Ok got it, this is one of those cases when switching compilers really helps. clang-4.0 yields the following error:

asd.cpp:16:19: error: use 'template' keyword to treat 'Take' as a dependent template name
   auto x = *(tdf.Take<double>("x"));
                  ^
                  template 
1 error generated.

Minimal example that works correctly:

#include <TApplication.h>
#include <ROOT/TDataFrame.hxx>
#include <TCanvas.h>
#include <TGraph.h>
#include <numeric>
#include <iostream>
using namespace ROOT::Experimental;

template <typename TDFNode>
void plot_df(TDFNode tdf)
{
   TApplication app("tapp", nullptr, nullptr);
   TCanvas c;
   auto y = *(tdf.template Take<double>("y"));
   std::vector<double> x(y.size());
   std::iota(x.begin(), x.end(), 0.);
   TGraph g(x.size(), x.data(), y.data());
   g.Draw();
   c.Update();
   app.Run();
}

int main() {
   TDataFrame d(10);
   auto dd = d.Define("y", "double(tdfentry_)");
   auto ff = dd.Filter("y > 0"); 
   plot_df(ff);
   return 0;
}

As a side note be aware that by writing

auto x = *(tdf.Take<double>("x"));
auto y = *(tdf.Take<double>("y"));

the loop over all entries must be run twice to make the results available when you require them.
Something like this, on the other hand, runs one loop over the data:

auto xproxy = tdf.Take<double>("x");
auto yproxy = tdf.Take<double>("y");
std::vector<double> x = std::move(*xproxy);
std::vector<double> y = std::move(*yproxy);

Cheers,
Enrico

garjola · November 13, 2017, 7:40am

Hi,

Thanks. It works. Now I will have to understand the tdf.template Take thing

Is there a reason to prefer passing the TDFNode by value? This also works:

template <typename TDFNode>
void plot_df(TDFNode&& tdf, const std::string& ycol, 
             const std::string& xcol = "", const std::string& options = "A*")
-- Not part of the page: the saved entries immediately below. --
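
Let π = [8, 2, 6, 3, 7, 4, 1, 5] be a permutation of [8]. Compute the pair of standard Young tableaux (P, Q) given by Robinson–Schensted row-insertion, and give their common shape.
P = [1, 3, 4, 5] / [2, 7] / [6] / [8];  Q = [1, 3, 5, 8] / [2, 6] / [4] / [7];  common shape = (4, 2, 1, 1)

Row-insert the values π_1, π_2, … into P one at a time, bumping the leftmost entry strictly greater than the inserted value down to the next row. The recording tableau Q records, in position (i, j), the step at which that cell was added to P.
  Insert 8 (step 1): P = [8];  Q = [1]
  Insert 2 (step 2): P = [2] / [8];  Q = [1] / [2]
  Insert 6 (step 3): P = [2, 6] / [8];  Q = [1, 3] / [2]
  Insert 3 (step 4): P = [2, 3] / [6] / [8];  Q = [1, 3] / [2] / [4]
  Insert 7 (step 5): P = [2, 3, 7] / [6] / [8];  Q = [1, 3, 5] / [2] / [4]
  Insert 4 (step 6): P = [2, 3, 4] / [6, 7] / [8];  Q = [1, 3, 5] / [2, 6] / [4]
  Insert 1 (step 7): P = [1, 3, 4] / [2, 7] / [6] / [8];  Q = [1, 3, 5] / [2, 6] / [4] / [7]
  Insert 5 (step 8): P = [1, 3, 4, 5] / [2, 7] / [6] / [8];  Q = [1, 3, 5, 8] / [2, 6] / [4] / [7]
Final shape: (4, 2, 1, 1).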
and allows me to pass the filtered data in the function call:

plot_df(tdf.Filter("code==211"),"landsat8_b5_20140729","landsat8_b6_20140729") ;

In the case where I pass it by reference like:

template <typename TDFNode>
void plot_df(TDFNode& tdf, const std::string& ycol, 
             const std::string& xcol = "", const std::string& options = "A*")
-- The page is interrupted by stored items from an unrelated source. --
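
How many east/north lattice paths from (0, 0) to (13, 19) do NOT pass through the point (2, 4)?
Number of paths = 231481200

Total paths from (0, 0) to (13, 19): C(32, 13) = 347373600. Paths through (2, 4): (paths (0, 0) → (2, 4)) × (paths (2, 4) → (13, 19)) = C(6, 2) · C(26, 11) = 15 · 7726160 = 115892400. Avoidance count = 347373600 − 115892400 = 231481200.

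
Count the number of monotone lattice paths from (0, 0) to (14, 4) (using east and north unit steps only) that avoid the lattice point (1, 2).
Number of paths = 2745

Total paths from (0, 0) to (14, 4): C(18, 14) = 3060. Paths through (1, 2): (paths (0, 0) → (1, 2)) × (paths (1, 2) → (14, 4)) = C(3, 1) · C(15, 13) = 3 · 105 = 315. Avoidance count = 3060 − 315 = 2745.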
I have to create a temporary before the call:

auto tdff = tdf.Filter("code==211"); 
plot_df(tdff,"landsat8_b5_20140729","landsat8_b6_20140729") ;

Thanks again.

Garjola.

eguiraud · November 13, 2017, 8:17am

Yes, passing by rvalue reference is better than by value in this case (avoids copying some internals) but for this simple case I don’t expect any visible difference.
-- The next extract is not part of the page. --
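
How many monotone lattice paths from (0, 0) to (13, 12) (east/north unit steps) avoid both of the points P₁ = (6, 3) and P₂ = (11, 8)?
Number of paths = 3423130

Inclusion–exclusion. Total paths: C(25, 13) = 5200300. Through P₁: C(9, 6)·C(16, 7) = 960960. Through P₂: C(19, 11)·C(6, 2) = 1133730. Since P₁ is strictly southwest of P₂, a monotone path through both must visit P₁ then P₂; paths through both = C(9, 6)·C(10, 5)·C(6, 2) = 317520. Avoid both = 5200300 − 960960 − 1133730 + 317520 = 3423130.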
The tdf.template Take<double> is to let the compiler know that you want to call the template method of the function’s template parameter as opposed to invoke the less-than (<) operator followed by a greater than (>). (see “The template disambiguator for dependent names” at this page) – one of the dark corners of C++ parsing.

system · November 27, 2017, 8:17am

This topic was automatically closed 14 days after the last reply. New replies are no longer allowed.